How To Approach The Numbers
For many climate stories — and science more broadly — numbers are a double-edged sword. Much like any other story, you’ll need human narratives and interviewees. But, more often than not, you’ll find rafts of numbers and data you need to untangle. The most important thing is to understand yourself first.
Frankel reminds us that while it can be easy to see numbers and make a story out of them, you should be aware of statistical coincidences or other explanations for two data points that appear to somehow agree with each other. In other words, make sure you check first.
Adding context to the data is vital, and Frankel suggests using your time with experts to go over the data and to push for numbers that are easily understandable.
Mariam Elsayeh is a freelance journalist with extensive experience in data analysis. She has produced health bulletins, COVID podcasts, and science interviews for platforms like the BBC, Al Jazeera, and Popular Science. Elsayeh knows first-hand just how complex numbers can be and highlights how important it is to present numbers in simple ways that are easy for the audience to understand. Like Frankel, Elsayeh underlines that correlation does not mean causation. “It is not a causation until you have another equation that proves something is the case,” she emphasises.

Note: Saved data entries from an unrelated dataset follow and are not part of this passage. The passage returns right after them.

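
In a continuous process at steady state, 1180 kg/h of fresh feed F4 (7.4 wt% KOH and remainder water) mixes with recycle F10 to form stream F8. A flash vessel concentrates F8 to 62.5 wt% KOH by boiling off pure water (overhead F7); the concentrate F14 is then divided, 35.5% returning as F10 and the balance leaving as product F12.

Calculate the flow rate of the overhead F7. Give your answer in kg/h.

Overall KOH balance (none leaves overhead): KOH in fresh feed = KOH in product, i.e. 1180×0.074 = (1−0.355)·F14·0.625.
F14 = 87.32/(0.625×0.645) = 216.61 kg/h.
Recycle F10 = 0.355×216.61 = 76.896 kg/h.
Combined feed F8 = 1180 + 76.896 = 1256.9 kg/h.
Overhead F7 = F8 − F14 = 1256.9 − 216.61 = 1040.3 kg/h.

1040 kg/h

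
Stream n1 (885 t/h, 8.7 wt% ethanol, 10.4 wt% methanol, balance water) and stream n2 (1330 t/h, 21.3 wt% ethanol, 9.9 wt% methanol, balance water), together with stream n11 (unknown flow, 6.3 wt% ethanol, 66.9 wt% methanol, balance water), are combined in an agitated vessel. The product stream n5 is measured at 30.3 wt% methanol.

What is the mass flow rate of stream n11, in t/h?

1222 t/h

Let n11 be the unknown flow. Total out = 2215 + n11.
methanol balance: 223.71 + 0.669·n11 = 0.303·(2215 + n11)
(0.669 − 0.303)·n11 = 0.303×2215 − 223.71 = 447.43
n11 = 447.43 / 0.366 = 1222.5 t/h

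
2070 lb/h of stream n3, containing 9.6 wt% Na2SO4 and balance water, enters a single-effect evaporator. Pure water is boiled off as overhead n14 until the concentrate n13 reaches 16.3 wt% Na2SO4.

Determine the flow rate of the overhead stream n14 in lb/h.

Na2SO4 is conserved: 2070×0.096 = 198.72 lb/h all reports to the concentrate.
Concentrate = 198.72/(target fraction) = 1219.1 lb/h.
Overhead = 2070 − 1219.1 = 850.86 lb/h.

850.9 lb/h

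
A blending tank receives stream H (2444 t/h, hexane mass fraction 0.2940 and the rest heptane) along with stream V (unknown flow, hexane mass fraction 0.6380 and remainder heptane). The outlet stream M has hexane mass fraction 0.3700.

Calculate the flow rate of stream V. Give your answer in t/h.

Let V be the unknown flow. Total out = 2444 + V.
hexane balance: 718.54 + 0.638·V = 0.370·(2444 + V)
(0.638 − 0.370)·V = 0.370×2444 − 718.54 = 185.74
V = 185.74 / 0.268 = 693.07 t/h

693.1 t/h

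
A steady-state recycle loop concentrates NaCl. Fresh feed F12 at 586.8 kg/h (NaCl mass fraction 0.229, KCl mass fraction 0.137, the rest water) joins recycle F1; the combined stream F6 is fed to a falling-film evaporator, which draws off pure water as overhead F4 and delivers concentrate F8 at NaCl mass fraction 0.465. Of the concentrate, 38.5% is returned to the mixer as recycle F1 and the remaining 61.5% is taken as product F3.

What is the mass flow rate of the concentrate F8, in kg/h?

Overall NaCl balance (none leaves overhead): NaCl in fresh feed = NaCl in product, i.e. 586.8×0.229 = (1−0.385)·F8·0.465.
F8 = 134.38/(0.465×0.615) = 469.89 kg/h.

469.9 kg/h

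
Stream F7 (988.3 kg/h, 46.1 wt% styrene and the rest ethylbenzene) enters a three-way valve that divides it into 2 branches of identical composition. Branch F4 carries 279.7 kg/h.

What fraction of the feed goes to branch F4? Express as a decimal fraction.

Fraction to F4 = 279.7/988.3 = 0.2830.

0.283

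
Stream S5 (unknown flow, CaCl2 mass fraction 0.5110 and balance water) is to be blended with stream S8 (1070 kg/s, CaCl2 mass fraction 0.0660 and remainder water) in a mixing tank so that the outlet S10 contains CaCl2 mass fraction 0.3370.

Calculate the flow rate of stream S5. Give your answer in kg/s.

Let S5 be the unknown flow. Total out = 1070 + S5.
CaCl2 balance: 70.62 + 0.511·S5 = 0.337·(1070 + S5)
(0.511 − 0.337)·S5 = 0.337×1070 − 70.62 = 289.97
S5 = 289.97 / 0.174 = 1666.5 kg/s

1666 kg/s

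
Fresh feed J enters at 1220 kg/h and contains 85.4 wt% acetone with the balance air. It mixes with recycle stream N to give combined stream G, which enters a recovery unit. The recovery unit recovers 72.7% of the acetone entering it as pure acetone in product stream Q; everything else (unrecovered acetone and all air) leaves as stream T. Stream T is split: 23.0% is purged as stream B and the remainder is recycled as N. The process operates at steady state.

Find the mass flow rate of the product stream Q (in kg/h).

959 kg/h

acetone in G: m_A = 1220×0.854 + (1−0.230)·(1−0.727)·m_A, so m_A = 1041.9/0.7898 = 1319.2 kg/h.
Product Q = 0.727×1319.2 = 959.05 kg/h.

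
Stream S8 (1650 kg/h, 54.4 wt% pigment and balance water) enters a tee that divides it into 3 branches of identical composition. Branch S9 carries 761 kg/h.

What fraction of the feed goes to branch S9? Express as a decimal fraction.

Fraction to S9 = 761/1650 = 0.4612.

0.461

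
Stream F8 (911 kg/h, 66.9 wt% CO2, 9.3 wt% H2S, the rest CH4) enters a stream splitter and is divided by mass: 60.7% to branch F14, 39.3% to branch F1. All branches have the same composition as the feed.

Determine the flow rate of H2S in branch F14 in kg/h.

Branch F14 total = 0.607×911 = 552.98 kg/h.
H2S in F14 = 0.093×552.98 = 51.427 kg/h.

51.43 kg/h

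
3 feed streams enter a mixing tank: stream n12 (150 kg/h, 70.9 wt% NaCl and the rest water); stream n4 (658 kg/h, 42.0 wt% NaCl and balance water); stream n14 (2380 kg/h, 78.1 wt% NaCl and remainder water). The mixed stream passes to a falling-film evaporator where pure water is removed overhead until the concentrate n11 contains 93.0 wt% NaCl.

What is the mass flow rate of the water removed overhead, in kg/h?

NaCl entering = 150×0.709 + 658×0.420 + 2380×0.781 = 2241.5 kg/h.
All NaCl reports to n11, so n11 = 2241.5/0.930 = 2410.2 kg/h.
Total feed = 3188 kg/h; overhead = 3188 − 2410.2 = 777.8 kg/h.

777.8 kg/h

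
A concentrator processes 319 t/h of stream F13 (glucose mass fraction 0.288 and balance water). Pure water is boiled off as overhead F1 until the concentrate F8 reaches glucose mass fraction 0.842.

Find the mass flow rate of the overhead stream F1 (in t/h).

209.9 t/h

glucose is conserved: 319×0.288 = 91.872 t/h all reports to the concentrate.
Concentrate = 91.872/(target fraction) = 109.11 t/h.
Overhead = 319 − 109.11 = 209.89 t/h.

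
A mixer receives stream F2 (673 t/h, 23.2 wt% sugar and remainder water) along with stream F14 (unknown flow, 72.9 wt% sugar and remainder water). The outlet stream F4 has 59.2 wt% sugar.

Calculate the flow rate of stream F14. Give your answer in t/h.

1768 t/h

Let F14 be the unknown flow. Total out = 673 + F14.
sugar balance: 156.14 + 0.729·F14 = 0.592·(673 + F14)
(0.729 − 0.592)·F14 = 0.592×673 − 156.14 = 242.28
F14 = 242.28 / 0.137 = 1768.5 t/h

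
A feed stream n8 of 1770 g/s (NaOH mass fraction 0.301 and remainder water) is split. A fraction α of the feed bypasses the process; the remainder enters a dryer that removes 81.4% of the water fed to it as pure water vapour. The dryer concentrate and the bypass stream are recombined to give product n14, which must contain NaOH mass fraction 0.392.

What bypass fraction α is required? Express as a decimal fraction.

All 1770×0.301 = 532.77 g/s of NaOH reaches n14, so n14 = 532.77/0.392 = 1359.1 g/s and vapour = 410.89 g/s.
The evaporator receives (1−α)·1770 of feed at 0.699 water and removes 0.814 of that water:
0.814×0.699×(1−α)×1770 = 410.89
(1−α) = 410.89/1007.1 = 0.4080;  α = 0.5920.

0.592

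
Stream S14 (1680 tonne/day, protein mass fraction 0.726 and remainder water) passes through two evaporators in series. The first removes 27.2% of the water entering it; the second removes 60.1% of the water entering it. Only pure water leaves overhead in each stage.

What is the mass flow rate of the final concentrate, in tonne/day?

water in feed = 1680×0.274 = 460.32 tonne/day.
After stage 1: water left = (1−0.272)×460.32 = 335.11; stream total = 1554.8 tonne/day.
After stage 2: water left = (1−0.601)×335.11 = 133.71; final concentrate = 1353.4 tonne/day.

1353 tonne/day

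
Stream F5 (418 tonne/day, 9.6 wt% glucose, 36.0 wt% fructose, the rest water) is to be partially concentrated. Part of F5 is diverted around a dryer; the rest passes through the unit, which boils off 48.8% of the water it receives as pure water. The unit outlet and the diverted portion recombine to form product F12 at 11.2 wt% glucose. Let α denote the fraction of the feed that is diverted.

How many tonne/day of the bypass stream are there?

193.1 tonne/day

All 418×0.096 = 40.128 tonne/day of glucose reaches F12, so F12 = 40.128/0.112 = 358.29 tonne/day and vapour = 59.714 tonne/day.
The evaporator receives (1−α)·418 of feed at 0.544 water and removes 0.488 of that water:
0.488×0.544×(1−α)×418 = 59.714
(1−α) = 59.714/110.97 = 0.5381;  α = 0.4619.
Bypass flow = 0.4619×418 = 193.06 tonne/day.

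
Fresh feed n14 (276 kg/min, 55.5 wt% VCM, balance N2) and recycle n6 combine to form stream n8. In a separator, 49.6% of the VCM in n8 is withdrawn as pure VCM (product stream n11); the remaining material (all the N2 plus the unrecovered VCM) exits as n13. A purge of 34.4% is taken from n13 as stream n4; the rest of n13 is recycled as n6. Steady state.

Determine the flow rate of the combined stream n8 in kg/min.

N2 enters only via n14 and leaves only via the purge: 276×0.445 = 0.344×(N2 in n13), and the separator passes all N2, so N2 in n8 = N2 in n13 = 357.03 kg/min.
VCM in n8: m_A = 276×0.555 + (1−0.344)·(1−0.496)·m_A, so m_A = 153.18/0.6694 = 228.84 kg/min.
n8 = 228.84 + 357.03 = 585.87 kg/min.

585.9 kg/min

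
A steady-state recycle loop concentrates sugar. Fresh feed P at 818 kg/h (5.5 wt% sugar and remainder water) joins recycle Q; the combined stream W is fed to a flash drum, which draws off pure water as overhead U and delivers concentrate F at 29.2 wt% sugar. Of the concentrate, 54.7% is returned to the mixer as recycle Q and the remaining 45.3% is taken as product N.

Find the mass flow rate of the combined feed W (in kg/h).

1004 kg/h

Overall sugar balance (none leaves overhead): sugar in fresh feed = sugar in product, i.e. 818×0.055 = (1−0.547)·F·0.292.
F = 44.99/(0.292×0.453) = 340.12 kg/h.
Recycle Q = 0.547×340.12 = 186.05 kg/h.
Combined feed W = 818 + 186.05 = 1004 kg/h.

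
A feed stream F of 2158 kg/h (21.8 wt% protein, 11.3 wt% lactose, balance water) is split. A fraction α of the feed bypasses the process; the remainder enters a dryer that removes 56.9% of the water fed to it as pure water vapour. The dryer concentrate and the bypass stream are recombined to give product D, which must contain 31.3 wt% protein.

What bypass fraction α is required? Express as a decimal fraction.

All 2158×0.218 = 470.44 kg/h of protein reaches D, so D = 470.44/0.313 = 1503 kg/h and vapour = 654.98 kg/h.
The evaporator receives (1−α)·2158 of feed at 0.669 water and removes 0.569 of that water:
0.569×0.669×(1−α)×2158 = 654.98
(1−α) = 654.98/821.47 = 0.7973;  α = 0.2027.

0.203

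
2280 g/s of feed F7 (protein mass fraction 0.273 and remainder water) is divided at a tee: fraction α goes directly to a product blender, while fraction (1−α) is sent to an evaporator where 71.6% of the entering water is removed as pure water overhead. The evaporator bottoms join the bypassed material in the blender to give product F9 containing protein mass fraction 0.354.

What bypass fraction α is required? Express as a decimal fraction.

0.560

All 2280×0.273 = 622.44 g/s of protein reaches F9, so F9 = 622.44/0.354 = 1758.3 g/s and vapour = 521.69 g/s.
The evaporator receives (1−α)·2280 of feed at 0.727 water and removes 0.716 of that water:
0.716×0.727×(1−α)×2280 = 521.69
(1−α) = 521.69/1186.8 = 0.4396;  α = 0.5604.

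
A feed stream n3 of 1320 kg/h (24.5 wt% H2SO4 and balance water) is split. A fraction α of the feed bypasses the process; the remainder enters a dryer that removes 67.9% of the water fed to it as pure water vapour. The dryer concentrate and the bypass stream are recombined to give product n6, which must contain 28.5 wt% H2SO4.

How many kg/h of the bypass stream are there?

All 1320×0.245 = 323.4 kg/h of H2SO4 reaches n6, so n6 = 323.4/0.285 = 1134.7 kg/h and vapour = 185.26 kg/h.
The evaporator receives (1−α)·1320 of feed at 0.755 water and removes 0.679 of that water:
0.679×0.755×(1−α)×1320 = 185.26
(1−α) = 185.26/676.69 = 0.2738;  α = 0.7262.
Bypass flow = 0.7262×1320 = 958.61 kg/h.

958.6 kg/h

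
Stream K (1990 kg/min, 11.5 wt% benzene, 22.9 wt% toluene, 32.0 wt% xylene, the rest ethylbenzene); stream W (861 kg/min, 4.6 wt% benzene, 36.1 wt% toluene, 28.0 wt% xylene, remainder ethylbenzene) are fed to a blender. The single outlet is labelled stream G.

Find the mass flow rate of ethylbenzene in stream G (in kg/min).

ethylbenzene out = ethylbenzene in = 1990×0.336 + 861×0.313 = 938.13 kg/min.

938.1 kg/min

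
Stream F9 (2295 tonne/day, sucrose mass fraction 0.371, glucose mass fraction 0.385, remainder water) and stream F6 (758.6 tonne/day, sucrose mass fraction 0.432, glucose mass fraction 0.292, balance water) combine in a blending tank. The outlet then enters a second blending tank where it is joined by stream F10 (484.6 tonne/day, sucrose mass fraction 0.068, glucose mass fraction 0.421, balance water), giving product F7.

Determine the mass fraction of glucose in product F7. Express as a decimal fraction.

Overall, product flow = 3538.2 tonne/day.
glucose in = 2295×0.385 + 758.6×0.292 + 484.6×0.421 = 1309.1 tonne/day.
glucose fraction in F7 = 0.370.

0.370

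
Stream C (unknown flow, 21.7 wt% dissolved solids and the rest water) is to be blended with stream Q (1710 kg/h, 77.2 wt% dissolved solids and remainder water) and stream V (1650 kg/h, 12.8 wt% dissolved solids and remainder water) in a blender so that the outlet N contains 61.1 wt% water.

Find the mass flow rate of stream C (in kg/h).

Let C be the unknown flow. Total out = 3360 + C.
water balance: 1828.7 + 0.783·C = 0.611·(3360 + C)
(0.783 − 0.611)·C = 0.611×3360 − 1828.7 = 224.28
C = 224.28 / 0.172 = 1304 kg/h

1304 kg/h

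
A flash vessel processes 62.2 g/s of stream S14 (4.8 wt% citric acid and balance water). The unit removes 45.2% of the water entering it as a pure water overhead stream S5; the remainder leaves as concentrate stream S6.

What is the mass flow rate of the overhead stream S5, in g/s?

26.76 g/s

water entering = 62.2×0.952 = 59.214 g/s; overhead removed = 0.452×59.214 = 26.765 g/s.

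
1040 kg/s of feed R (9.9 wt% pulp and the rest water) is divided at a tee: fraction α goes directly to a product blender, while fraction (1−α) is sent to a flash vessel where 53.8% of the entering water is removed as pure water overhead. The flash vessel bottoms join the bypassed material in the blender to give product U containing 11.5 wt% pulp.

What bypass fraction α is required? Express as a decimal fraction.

All 1040×0.099 = 102.96 kg/s of pulp reaches U, so U = 102.96/0.115 = 895.3 kg/s and vapour = 144.7 kg/s.
The evaporator receives (1−α)·1040 of feed at 0.901 water and removes 0.538 of that water:
0.538×0.901×(1−α)×1040 = 144.7
(1−α) = 144.7/504.13 = 0.2870;  α = 0.7130.

0.713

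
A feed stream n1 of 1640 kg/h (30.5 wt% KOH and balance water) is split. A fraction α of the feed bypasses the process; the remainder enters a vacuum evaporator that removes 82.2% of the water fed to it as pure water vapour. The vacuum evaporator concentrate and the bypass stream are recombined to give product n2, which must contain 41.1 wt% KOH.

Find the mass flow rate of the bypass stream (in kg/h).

899.6 kg/h

All 1640×0.305 = 500.2 kg/h of KOH reaches n2, so n2 = 500.2/0.411 = 1217 kg/h and vapour = 422.97 kg/h.
The evaporator receives (1−α)·1640 of feed at 0.695 water and removes 0.822 of that water:
0.822×0.695×(1−α)×1640 = 422.97
(1−α) = 422.97/936.92 = 0.4514;  α = 0.5486.
Bypass flow = 0.5486×1640 = 899.63 kg/h.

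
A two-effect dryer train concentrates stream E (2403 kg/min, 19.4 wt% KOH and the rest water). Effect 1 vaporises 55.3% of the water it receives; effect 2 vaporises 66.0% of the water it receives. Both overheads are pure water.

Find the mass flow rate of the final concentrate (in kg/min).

760.5 kg/min

water in feed = 2403×0.806 = 1936.8 kg/min.
After stage 1: water left = (1−0.553)×1936.8 = 865.76; stream total = 1331.9 kg/min.
After stage 2: water left = (1−0.660)×865.76 = 294.36; final concentrate = 760.54 kg/min.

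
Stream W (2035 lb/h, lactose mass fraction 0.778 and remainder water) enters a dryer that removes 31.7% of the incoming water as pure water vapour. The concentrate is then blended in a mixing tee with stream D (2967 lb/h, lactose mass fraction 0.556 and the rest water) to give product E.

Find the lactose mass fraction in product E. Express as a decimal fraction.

0.665

Vapour removed = 0.317×0.222×2035 = 143.21 lb/h; concentrate = 1891.8 lb/h.
lactose reaching the mixer = 1583.2 (from concentrate) + 2967×0.556 = 3232.9 lb/h.
Product flow = 1891.8 + 2967 = 4858.8 lb/h; lactose fraction = 0.665.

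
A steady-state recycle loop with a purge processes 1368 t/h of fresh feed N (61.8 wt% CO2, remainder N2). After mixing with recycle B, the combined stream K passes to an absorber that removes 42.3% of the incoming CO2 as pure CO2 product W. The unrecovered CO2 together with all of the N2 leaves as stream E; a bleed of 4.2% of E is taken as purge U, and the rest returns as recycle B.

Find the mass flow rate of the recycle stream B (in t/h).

12960 t/h

N2 enters only via N and leaves only via the purge: 1368×0.382 = 0.042×(N2 in E), and the absorber passes all N2, so N2 in K = N2 in E = 12442 t/h.
CO2 in K: m_A = 1368×0.618 + (1−0.042)·(1−0.423)·m_A, so m_A = 845.42/0.4472 = 1890.3 t/h.
E = (1−0.423)×1890.3 + 12442 = 13533 t/h.
Recycle B = (1−0.042)×13533 = 12965 t/h.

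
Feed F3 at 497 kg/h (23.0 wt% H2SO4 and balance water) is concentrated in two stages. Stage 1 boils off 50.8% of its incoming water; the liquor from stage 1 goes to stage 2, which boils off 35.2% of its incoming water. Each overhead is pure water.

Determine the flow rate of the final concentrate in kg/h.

236.3 kg/h

water in feed = 497×0.770 = 382.69 kg/h.
After stage 1: water left = (1−0.508)×382.69 = 188.28; stream total = 302.59 kg/h.
After stage 2: water left = (1−0.352)×188.28 = 122.01; final concentrate = 236.32 kg/h.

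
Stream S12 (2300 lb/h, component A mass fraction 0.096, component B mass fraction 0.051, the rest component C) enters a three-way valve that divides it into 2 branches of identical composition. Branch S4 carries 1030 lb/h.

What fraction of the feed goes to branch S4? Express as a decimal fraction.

Fraction to S4 = 1030/2300 = 0.4478.

0.448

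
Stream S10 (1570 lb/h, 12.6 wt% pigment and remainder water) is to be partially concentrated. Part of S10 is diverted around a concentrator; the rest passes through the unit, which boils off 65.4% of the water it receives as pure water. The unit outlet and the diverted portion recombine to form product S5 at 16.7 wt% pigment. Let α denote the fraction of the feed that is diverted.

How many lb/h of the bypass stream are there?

895.7 lb/h

All 1570×0.126 = 197.82 lb/h of pigment reaches S5, so S5 = 197.82/0.167 = 1184.6 lb/h and vapour = 385.45 lb/h.
The evaporator receives (1−α)·1570 of feed at 0.874 water and removes 0.654 of that water:
0.654×0.874×(1−α)×1570 = 385.45
(1−α) = 385.45/897.41 = 0.4295;  α = 0.5705.
Bypass flow = 0.5705×1570 = 895.66 lb/h.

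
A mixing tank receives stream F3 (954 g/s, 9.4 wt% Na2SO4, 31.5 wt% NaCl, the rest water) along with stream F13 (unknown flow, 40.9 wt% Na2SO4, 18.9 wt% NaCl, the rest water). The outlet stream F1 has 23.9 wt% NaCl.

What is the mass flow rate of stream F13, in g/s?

1450 g/s

Let F13 be the unknown flow. Total out = 954 + F13.
NaCl balance: 300.51 + 0.189·F13 = 0.239·(954 + F13)
(0.189 − 0.239)·F13 = 0.239×954 − 300.51 = -72.504
F13 = -72.504 / -0.050 = 1450.1 g/s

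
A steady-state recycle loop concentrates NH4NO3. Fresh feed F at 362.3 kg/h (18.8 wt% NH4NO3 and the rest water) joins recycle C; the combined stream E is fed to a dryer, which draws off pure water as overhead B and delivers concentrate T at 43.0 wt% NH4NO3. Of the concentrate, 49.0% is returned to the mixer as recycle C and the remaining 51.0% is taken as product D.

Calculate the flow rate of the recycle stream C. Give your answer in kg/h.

152.2 kg/h

Overall NH4NO3 balance (none leaves overhead): NH4NO3 in fresh feed = NH4NO3 in product, i.e. 362.3×0.188 = (1−0.490)·T·0.430.
T = 68.112/(0.430×0.510) = 310.59 kg/h.
Recycle C = 0.490×310.59 = 152.19 kg/h.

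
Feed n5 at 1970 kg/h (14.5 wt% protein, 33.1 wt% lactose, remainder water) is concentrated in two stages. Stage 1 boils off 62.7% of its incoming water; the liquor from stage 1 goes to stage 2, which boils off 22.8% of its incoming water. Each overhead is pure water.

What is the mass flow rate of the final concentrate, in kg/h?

1235 kg/h

water in feed = 1970×0.524 = 1032.3 kg/h.
After stage 1: water left = (1−0.627)×1032.3 = 385.04; stream total = 1322.8 kg/h.
After stage 2: water left = (1−0.228)×385.04 = 297.25; final concentrate = 1235 kg/h.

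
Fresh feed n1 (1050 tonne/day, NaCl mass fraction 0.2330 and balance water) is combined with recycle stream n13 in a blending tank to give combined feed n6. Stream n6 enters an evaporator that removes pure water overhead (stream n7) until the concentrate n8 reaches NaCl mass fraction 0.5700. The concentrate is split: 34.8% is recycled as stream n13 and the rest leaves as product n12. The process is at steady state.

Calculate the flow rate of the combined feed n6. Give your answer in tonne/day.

Overall NaCl balance (none leaves overhead): NaCl in fresh feed = NaCl in product, i.e. 1050×0.233 = (1−0.348)·n8·0.570.
n8 = 244.65/(0.570×0.652) = 658.3 tonne/day.
Recycle n13 = 0.348×658.3 = 229.09 tonne/day.
Combined feed n6 = 1050 + 229.09 = 1279.1 tonne/day.

1279 tonne/day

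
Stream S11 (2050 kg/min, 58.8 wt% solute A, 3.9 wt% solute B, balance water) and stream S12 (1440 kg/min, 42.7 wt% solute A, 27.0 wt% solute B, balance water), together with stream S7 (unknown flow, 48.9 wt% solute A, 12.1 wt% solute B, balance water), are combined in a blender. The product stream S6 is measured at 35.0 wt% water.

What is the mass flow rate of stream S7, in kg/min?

513.2 kg/min

Let S7 be the unknown flow. Total out = 3490 + S7.
water balance: 1201 + 0.390·S7 = 0.350·(3490 + S7)
(0.390 − 0.350)·S7 = 0.350×3490 − 1201 = 20.53
S7 = 20.53 / 0.040 = 513.25 kg/min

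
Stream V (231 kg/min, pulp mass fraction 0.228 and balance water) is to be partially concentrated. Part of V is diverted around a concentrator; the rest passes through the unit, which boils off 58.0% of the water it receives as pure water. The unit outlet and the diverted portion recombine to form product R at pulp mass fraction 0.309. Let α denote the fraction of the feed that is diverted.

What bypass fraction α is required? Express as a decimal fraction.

0.415

All 231×0.228 = 52.668 kg/min of pulp reaches R, so R = 52.668/0.309 = 170.45 kg/min and vapour = 60.553 kg/min.
The evaporator receives (1−α)·231 of feed at 0.772 water and removes 0.580 of that water:
0.580×0.772×(1−α)×231 = 60.553
(1−α) = 60.553/103.43 = 0.5854;  α = 0.4146.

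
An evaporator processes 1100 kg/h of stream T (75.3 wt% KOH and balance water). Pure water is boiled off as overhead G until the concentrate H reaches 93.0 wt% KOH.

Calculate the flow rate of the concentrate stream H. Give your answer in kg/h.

890.6 kg/h

KOH is conserved: 1100×0.753 = 828.3 kg/h all reports to the concentrate.
Concentrate = 828.3/(target fraction) = 890.65 kg/h.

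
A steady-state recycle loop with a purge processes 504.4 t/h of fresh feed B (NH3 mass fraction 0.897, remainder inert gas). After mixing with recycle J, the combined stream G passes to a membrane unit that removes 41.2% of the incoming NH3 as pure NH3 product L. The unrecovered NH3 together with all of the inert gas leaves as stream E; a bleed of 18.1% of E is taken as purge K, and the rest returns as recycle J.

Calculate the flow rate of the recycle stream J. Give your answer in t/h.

inert gas enters only via B and leaves only via the purge: 504.4×0.103 = 0.181×(inert gas in E), and the membrane unit passes all inert gas, so inert gas in G = inert gas in E = 287.03 t/h.
NH3 in G: m_A = 504.4×0.897 + (1−0.181)·(1−0.412)·m_A, so m_A = 452.45/0.5184 = 872.73 t/h.
E = (1−0.412)×872.73 + 287.03 = 800.2 t/h.
Recycle J = (1−0.181)×800.2 = 655.36 t/h.

655.4 t/h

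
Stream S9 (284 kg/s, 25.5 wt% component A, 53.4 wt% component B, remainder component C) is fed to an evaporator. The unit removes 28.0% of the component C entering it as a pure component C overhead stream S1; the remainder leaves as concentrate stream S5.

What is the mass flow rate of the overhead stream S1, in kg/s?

component C entering = 284×0.211 = 59.924 kg/s; overhead removed = 0.280×59.924 = 16.779 kg/s.

16.78 kg/s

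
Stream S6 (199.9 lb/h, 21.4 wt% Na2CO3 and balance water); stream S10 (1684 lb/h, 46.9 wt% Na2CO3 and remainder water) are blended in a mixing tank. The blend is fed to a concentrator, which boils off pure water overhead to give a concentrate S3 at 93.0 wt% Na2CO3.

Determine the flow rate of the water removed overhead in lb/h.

Na2CO3 entering = 199.9×0.214 + 1684×0.469 = 832.57 lb/h.
All Na2CO3 reports to S3, so S3 = 832.57/0.930 = 895.24 lb/h.
Total feed = 1883.9 lb/h; overhead = 1883.9 − 895.24 = 988.66 lb/h.

988.7 lb/h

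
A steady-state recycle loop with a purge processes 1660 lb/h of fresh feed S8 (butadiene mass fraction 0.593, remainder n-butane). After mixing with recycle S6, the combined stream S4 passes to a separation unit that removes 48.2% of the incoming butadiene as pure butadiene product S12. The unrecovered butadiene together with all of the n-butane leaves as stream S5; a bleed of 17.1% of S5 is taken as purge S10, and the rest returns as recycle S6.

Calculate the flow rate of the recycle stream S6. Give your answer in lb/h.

n-butane enters only via S8 and leaves only via the purge: 1660×0.407 = 0.171×(n-butane in S5), and the separation unit passes all n-butane, so n-butane in S4 = n-butane in S5 = 3951 lb/h.
butadiene in S4: m_A = 1660×0.593 + (1−0.171)·(1−0.482)·m_A, so m_A = 984.38/0.5706 = 1725.2 lb/h.
S5 = (1−0.482)×1725.2 + 3951 = 4844.7 lb/h.
Recycle S6 = (1−0.171)×4844.7 = 4016.2 lb/h.

4016 lb/h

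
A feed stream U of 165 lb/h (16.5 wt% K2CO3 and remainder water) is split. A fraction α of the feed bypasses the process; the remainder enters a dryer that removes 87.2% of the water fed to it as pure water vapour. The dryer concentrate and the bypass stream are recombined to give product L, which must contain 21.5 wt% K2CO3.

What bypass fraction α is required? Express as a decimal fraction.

0.681

All 165×0.165 = 27.225 lb/h of K2CO3 reaches L, so L = 27.225/0.215 = 126.63 lb/h and vapour = 38.372 lb/h.
The evaporator receives (1−α)·165 of feed at 0.835 water and removes 0.872 of that water:
0.872×0.835×(1−α)×165 = 38.372
(1−α) = 38.372/120.14 = 0.3194;  α = 0.6806.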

Elsayeh adds: “Data visualisation tools and practices can be powerful for communicating complex information in more engaging and accessible ways.” However, she adds that it is important to use them carefully and thoughtfully to ensure the message has been conveyed accurately and clearly. Best practices for data visualisation include choosing the right graph — because different graphs and charts are good for presenting different types of data. While a bar chart might be good for comparing values between different categories, a line chart might be better for depicting trends over time.
Design is also important in clarity and accessibility. Elsayeh advises using clear labels, titles, appropriate colours and schemes, ensuring the visualisation is easy to read and interpret. She cautions: “You are not in a research team. You are telling a specific story.” Too many data elements are going to be distracting to the audience. For a general audience, only include the elements relevant to them and ensure you provide enough context for understanding.
While you might know a lot about the story by this point, Elsayeh says charts often still need to be explained, and it’s your job to connect the story to the chart. She advises asking someone outside the field to read it so you know there is sufficient context to convey the data’s significance to audiences. That might involve using annotations, labels, comparisons with other datasets, or explanatory text. Essentially, keep it as simple as possible.
Lastly, Elsayeh advises becoming familiar with basic statistical concepts like mean, median, and standard deviation to help you with data interpretation and analysis. And as with any good journalist conducting research, remaining clear-headed and sceptical of the data is vital.
Ultimately, when communicating science stories clearly and engagingly, it is crucial to know your audience — why they care, what they want from the piece, and how much context they require. Once you understand these factors, it will also make it easier to know your story angle and pitch it to editors. As Frankel says: “If you try to sum up what you are trying to write in one sentence, then you know you have a good story.”